From the book: "You break it, you own it — the old shopkeeper's rule. We broke our planet, so now we owned it, but the manual was only half written and way too complicated for anyone to understand. The winds, the floods, the droughts, the fires, the rising oceans, food shortages, new viruses, tanking economies, shrinking resources, wars, genocide — each problem spawned a hundred new ones. We finally managed to get an international agreement with stringent carbon emissions rules and a coordinated plan to implement carbon capture technologies, but right from the beginning the technologies either weren't effective enough or caused new problems, each of which led to a networks of others. Within a year, the signatories to the agreement, already under intense economic and political pressure, were disputing who was following the rules, who wasn't, and who had the ultimate authority to determine non-compliance and enforcement."

Neuromancer by William Gibson

(Elisabetta A. Villa/Penguin Classics)

What it's about: Henry Dorsett Case was one of the underworld's top hackers, until he got on the wrong side of an ex-employer. Depressed and out of work, Case has run-in with a street samurai who provides an opportunity to get his life back. Published in 1984, Neuromancer is considered a pioneer of the cyberpunk genre, and won the Nebula Award, the Philip K. Dick Award and the Hugo Award.
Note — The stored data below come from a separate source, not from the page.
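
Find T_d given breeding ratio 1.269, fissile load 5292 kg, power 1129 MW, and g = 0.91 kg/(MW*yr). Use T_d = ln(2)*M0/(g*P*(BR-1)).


Breeding gain G = BR - 1 = 1.269 - 1 = 0.269
Fissile production rate = g * P * G = 0.91 * 1129 * 0.269 = 276.36791 kg/yr
T_d = ln(2) * M0 / (g * P * G)
T_d = ln(2) * 5292 / 276.36791 = 13.273 yr

13.273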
If your favourite thing about Company Town was: A gritty, dystopian future exploring our obsession with technology. An urban setting filled with shady characters, including a physically tough female bodyguard. A book with all the razzle-dazzle of classic science fiction, but that pushes the envelope on the form.

From the book: "The bartender's smile widened. His ugliness was the stuff of legend. In an age of affordable beauty, there was something heraldic about his lack of it. The antique arm whined as he reached for another mug. It was a Russian military prosthesis, a seven-function force-feedback manipulator, cased in grubby pink plastic. 'You are too much the artiste, Herr Case.' Ratz grunted; the sound served him as laughter. He scratched his overhang of white-shirted belly with the pink claw. 'You are the artiste of the slightly funny deal.'"

For Tamara by Sarah Lang

(Sarah Lang Twitter/House Of Anansi Press)

What it's about: A post-apocalyptic survival guide from a mother to her daughter, written in verse.

If your favourite thing about Company Town was: A future that, despite its bleakness, people manage to survive in. The practicalities of living in grim times. Strong female voices.

From the book: "Basil is very temperamental / I'm sorry I have no idea how to make a TV / Find a library sweetheart, please, / Intact.

If all resources fail: bleach. / Learn to can / fruit, vegetables.

Flamingos, / to read, / that we love you. / Rhinoceroses. / Poplar trees have sunscreen (SPF15) on the south side."